The beauty of the minus operator is that it acts the way you would expect it to from set theory. It will leave `sublist' unchanged if:
a) ``name'list' is empty (as in the file names that start with "subs" after the last such file will have been deleted) or
b) ``name'list' is not a proper subset (as in the file names that start with "rat", right now) or
c) both (the case of the file names that start with "snap" right now; remember I don't yet have any such files).

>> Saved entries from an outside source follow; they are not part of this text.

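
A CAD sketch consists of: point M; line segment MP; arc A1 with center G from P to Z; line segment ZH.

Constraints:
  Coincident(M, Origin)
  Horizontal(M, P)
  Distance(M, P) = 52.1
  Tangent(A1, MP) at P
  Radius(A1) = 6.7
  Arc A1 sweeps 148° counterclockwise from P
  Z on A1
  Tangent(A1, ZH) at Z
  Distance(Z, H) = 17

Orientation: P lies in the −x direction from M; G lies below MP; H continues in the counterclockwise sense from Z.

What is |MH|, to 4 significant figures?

46.45

M is at the origin; MP is horizontal with |MP| = 52.1 and P on the −x side, so P = (-52.10, 0.000). A1 meets MP tangentially, so GP is at right angles to MP, so G = P + (0, -6.7) = (-52.10, -6.700). On A1, P sits at bearing 90° from G; a 148° counterclockwise sweep puts Z at bearing 238°, so Z = G + 6.7·(cos 238°, sin 238°) = (-55.65, -12.38). Since A1 is tangent to ZH there, GZ ⟂ ZH, so ZH runs along (−sin 238°, cos 238°); with |ZH| = 17.0, H = (-41.23, -21.39). Then |MH| = |H − M| = 46.45.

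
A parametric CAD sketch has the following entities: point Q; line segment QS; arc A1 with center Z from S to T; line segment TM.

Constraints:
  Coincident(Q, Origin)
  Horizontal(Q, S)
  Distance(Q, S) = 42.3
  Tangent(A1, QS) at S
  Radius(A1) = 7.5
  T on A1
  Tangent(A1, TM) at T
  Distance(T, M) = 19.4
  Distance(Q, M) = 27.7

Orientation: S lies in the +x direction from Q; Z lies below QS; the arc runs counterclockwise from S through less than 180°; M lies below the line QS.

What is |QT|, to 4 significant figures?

37.21

Checks: ∠(ZS, SQ) = 90.00° ✓; |ZT| = 7.500 ✓; ∠(ZT, TM) = 90.00° ✓; |TM| = 19.40 ✓; |QM| = 27.70 ✓.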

So I don't need to declare a `whichfiles' list with strictly the file names of interest now -- "sub" and "subs". The minus operator will gracefully handle everything. If I happen to have saved a more expansive `whichfiles' list in some other spot, for some other reason, then I can just use it from there. The lines I commented out were useful for testing, but will be a nuisance when this is live. I could have equally well enclosed the whole thing in quietly {}. Come to think of it, that would have been more elegant.
No. 1 — March 5th, 2009 at 12:37 pm
Thanks for the great post.
I had a similar problem where I am receiving constantly many .xls files (with protected sheets) with sequential names "file1" "file2" and need to put them all into one stata dataset. I modified your code above to read in all the csv files, clean them up, and append them to one stata dataset (I did have to manually change all of them to .csv files because I haven't yet figured out how to get stata to read the .xls or .xlsx files without stat transfer).
Thanks for the help, you've saved me a lot of time.
No. 2 — March 5th, 2009 at 10:56 pm
Glad to help. As to getting data from Excel to Stata, I am curious where the snag is. I'm assuming that you have already googled the matter, and maybe searched this blog for
odbc loadas well.No. 3 — March 6th, 2009 at 12:43 am
Yeah, I've tried several approaches. I am using a Mac (and the 64-bit version of Stata) and I think this is where I ran into the snag with the ODBC drivers. The only driver I've found is for Open Office (OpenBase). I"ve gotten this driver to load, but I've not been successful in getting the data loaded into Stata via the odbc load commands. More over, my preference is to go from excel to stata without trying to import it into Open Office first.
I saw a post on statalist a couple of days ago about the unavailability of 64 bit drivers for the Mac, but if I could find a 32bit sql driver for Mac then I'd switch back the 32-bit version of Stata.